Hier müssen Unternehmen schnell und wirksam gegensteuern. Die gute Botschaft: Auch digitale Kontakte steigern die emotionale Bindung und machen Kunden zu Fans. Die entscheidende Komponente: Die digitalen Kontakte müssen von Seiten des Kunden als exzellent und einzigartig empfunden werden. Nur wenn dies der Fall ist, wirkt sich das auf die Fan-Quote aus, also auf die emotionale Bindung. Wir sprechen – in Studien zur Kontaktqualität – immer davon, dass nur die „1“ aus der Schulnotenlogik zählt. Schon bei der 2 sinkt die Fan-Quote unter die von Kunden, die gar keinen Kontakt hatten.

Es geht um um Mensch-zu-Mensch-Beziehungen

Hier sind die Mitarbeiterinnen und Mitarbeiter von Unternehmen und Organisationen gefragt. Denn nimmt man es ganz genau, so gibt es gar keine „digitalen Kontakte“. Es handelt sich immer um Mensch-zu-Mensch-Beziehungen. Hinter jedem digitalen Kanal sind Menschen am Werk: Die Website eines Unternehmens zum Beispiel ist von Menschen gemacht, die durch ihre passende Botschaft eine Emotionalisierung der Kunden erreichen können. Vorausgesetzt sie kennen die Bedürfnisse ihrer Kunden. Gleiches gilt für die sozialen Netzwerke, für Telefon, Videobotschaften, Webinare, etc. Selbst künstliche Intelligenzen – eingesetzt zum Beispiel in der Servicehotline – werden von Menschen „gefüttert“. 

Sie helfen Unternehmen nicht nur dabei, aus Kunden Fans zu machen, sondern auch, aus eigenen Mitarbeitern und Mitgliedern Fans zu machen. Sind die Strategien dabei die gleichen oder gibt es Unterschiede?

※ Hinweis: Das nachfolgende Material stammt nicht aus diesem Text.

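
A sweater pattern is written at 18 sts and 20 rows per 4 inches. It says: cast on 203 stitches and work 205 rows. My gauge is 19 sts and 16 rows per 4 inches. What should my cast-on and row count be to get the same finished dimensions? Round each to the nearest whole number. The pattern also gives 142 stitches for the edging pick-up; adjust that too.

Stitches: 203 × 19/18 = 214.28 → 214.
Rows: 205 × 16/20 = 164.00 → 164.
edging pick-up: 142 × 19/18 = 149.89 → 150.

Cast on 214 stitches; work 164 rows; edging pick-up 150 stitches.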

Die Herausforderungen sind teilweise anders, die Lösungsansätze die gleichen: Unternehmen stehen vor großen Herausforderungen im Bereich Personal: Demographischer Wandel, Fachkräftemangel, New Work, … Vielen Unternehmen gelingt es nicht, die nötige emotionale Bindung zu ihren Mitarbeitern aufzubauen, sodass diese auch mal schnell – samt wertvollem Fachwissen – beim Wettbewerber landen. 

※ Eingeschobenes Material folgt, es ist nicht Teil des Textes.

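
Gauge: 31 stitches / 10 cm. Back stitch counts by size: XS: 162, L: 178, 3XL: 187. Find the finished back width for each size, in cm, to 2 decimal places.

XS 52.26 cm; L 57.42 cm; 3XL 60.32 cm.

31/10 = 3.1 sts per cm.
XS: 162 / 3.1 = 52.258 → 52.26 cm.
L: 178 / 3.1 = 57.419 → 57.42 cm.
3XL: 187 / 3.1 = 60.323 → 60.32 cm.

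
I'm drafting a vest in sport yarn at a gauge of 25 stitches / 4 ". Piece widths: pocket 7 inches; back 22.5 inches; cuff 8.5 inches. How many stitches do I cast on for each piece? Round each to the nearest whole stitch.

Rate = 25/4 = 6.25 sts per in.
pocket: 7 × 6.25 = 43.75 → 44.
back: 22.5 × 6.25 = 140.62 → 141.
cuff: 8.5 × 6.25 = 53.12 → 53.

pocket 44; back 141; cuff 53.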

Unsere Studie „Mitarbeiterfocus Deutschland“ zeigt, dass nur 21 Prozent der Arbeitnehmer auch wirklich Fans des eigenen Arbeitgebers sind. Das ist erschreckend wenig. Hier rücken sehr stark die Führungskräfte in den Mittelpunkt, denn sie sind – in übertragenem Sinne – die Stars für die Mitarbeiter: Wie muss sich ein Unternehmen aufstellen, um seine Führungskräfte zu Fans zu machen? Themen wie die Arbeitgebermarke, das Werteleitbild sowie Fan-Macher-Workshops rücken dann in den Mittelpunkt.

Und die hoffnungslosen Fälle?

Gibt es auch Branchen oder (Themen-)Bereiche, für die sich das unternehmerische Streben nach Fans nicht lohnt? Oder anders: Hatten Sie auch mal einen sehr schwierigen Fall?

Es gibt die hoffnungslosen Fälle, das lässt sich aber nicht an Branchen oder Bereichen festmachen. Wenn das Top-Management nicht hinter dem Thema steht und sich als Teil des Problems begreift, lässt sich ein Steuerungsinstrument, das auf Orchestrierung setzt, nur sehr schwer umsetzen. Leider ist das Silodenken in Unternehmen immer noch weit verbreitet. Wo das Top-Management die Bereitschaft mitbringt, stellen sich schnell messbare Erfolge ein, und zwar völlig unabhängig vom Bereich, der Unternehmensstruktur oder dem Geschäftsmodell.


Über den Interviewpartner

Roman Becker 2HMforum

Roman Becker ist Entdecker des Fan-Prinzips, Autor des gleichnamigen Management-Bestsellers und Pionier und Marktführer in der Analyse von Emotionaler Kundenbindung. Er ist Geschäftsführender Gesellschafter der Marktforschungs- und Beratungsunternehmens 2HMforum. in Mainz und berät national und international Unternehmen auf dem Weg zu mehr Erfolg durch beste Kundenbeziehungen.